その後、レスター伯位はエリザベス1世の寵臣ロバート・ダドリーに与えられた (1564年創設) が、ダドリーは継嗣なく死去し、伯位は廃絶したが、伯位は彼の甥ロバート・シドニーのために再び創設された (1618年創設) 。伯位とともにロバート・シドニーは従属爵位となるリール子爵の位を1605年5月4日に授けられた。シドニー家は1743年に7代伯爵が死去するまで伯位を保持していたが、その後は再び廃絶した。伯位はトマス・クックのために1744年に再び創設されたが、彼も継嗣なく死去したため、廃絶した。
レスター伯位は、16代チャートリーのフェラーズ男爵で8代コンプトン男爵のジョージ・タウンゼンドに与えられた。彼は4代タウンゼンド子爵で後に初代タウンゼンド侯爵となったジョージ・タウンゼンドの長男であった。タウンゼンドは、1618年創設の2代伯爵の娘ルーシー・シドニーの子孫にあたる。伯位は1855年に彼の息子3代タウンゼンド侯ジョージの死により再び廃絶した。タウンゼンド侯位は彼の従弟に継承され現在も続いている。

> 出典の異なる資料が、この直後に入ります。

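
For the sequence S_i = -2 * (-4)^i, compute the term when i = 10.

S_10 = -2 * (-4)^10 = -2 * 1048576 = -2097152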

クック家は、1613年から1616年まで首席裁判官をつとめた有名な裁判官で政治家のサー・エドワード・クックの子孫である。彼の玄孫トマス・クックは地主で政治家、芸術のパトロンであった。1728年、彼はグレートブリテン貴族としてオックスフォード州ミンスター・ロヴェルのラヴェル男爵となり、1744年にはグレートブリテン貴族におけるノーフォーク州ホウカムのクック子爵、そしてレスター伯となった。クックはノーフォークにホウカム・ホールの建設を始めた。また、19代クリフォード男爵マーガレット・タフトン(1700年 - 1775年)と結婚したが、唯一の子であったクック子爵エドワードが両親に先立って嗣子なく死去した。そのため、レスター伯位は1759年の伯爵の死により廃絶、クリフォード男爵位は1775年のマーガレットの死去により停止となった。
クック家の所領は最後の伯爵の甥であるウェンマン・クックに継承された。ウェンマンはフィリップ・ロバーツとレスター伯の姉妹アンとの息子であったが、父方のロバーツ姓を捨ててクック姓を引き継いだ。彼の息子であるトマス・ウィリアム・クックは政治家で著名な農学者であった。「ノーフォークのクック」として知られ、長年議員をつとめたが、農業発展への貢献で知られており、イギリス農業革命を推進した人物の一人であった。1837年、彼の大伯父の爵位が復活し、連合王国貴族としてのクック子爵およびレスター伯爵となった。一方、この時点では1784年に創設されたタウンゼンド家のグレートブリテン貴族としてのレスター伯爵位は存続している。レスター伯位はトマスの二度目の結婚から生まれた長男トマスが継承した。彼は60年間ノーフォーク統監をつとめ、1873年にガーター勲章を授与された。
1909年の彼の死後、伯位は長男トマスが継承した。彼はスコッツガーズ第二大隊の大佐となり、ノーフォーク総督もつとめた。彼の後は長男トマスが4代伯として継承したが、彼もまたノーフォーク総督をつとめた。彼の息子5代伯トマスはジョージ6世とエリザベス2世の侍従をつとめた。5代伯は男子なく死去し、3代伯の次男アーサー・ジョージ・クックの息子アンソニーが6代伯となった。彼の後は長男エドワードが7代伯として継承し、現在は7代伯の長男トマス・エドワード・クックが2015年に8代伯となっている。
邸宅はホウカム・ホールであり、ノーフォークのウェルズ・ネスクト・ザ・シーの近くにある。
法定推定相続人は現8代伯爵の息子クック子爵エドワード・ホレイショ・クック(2003年生)である。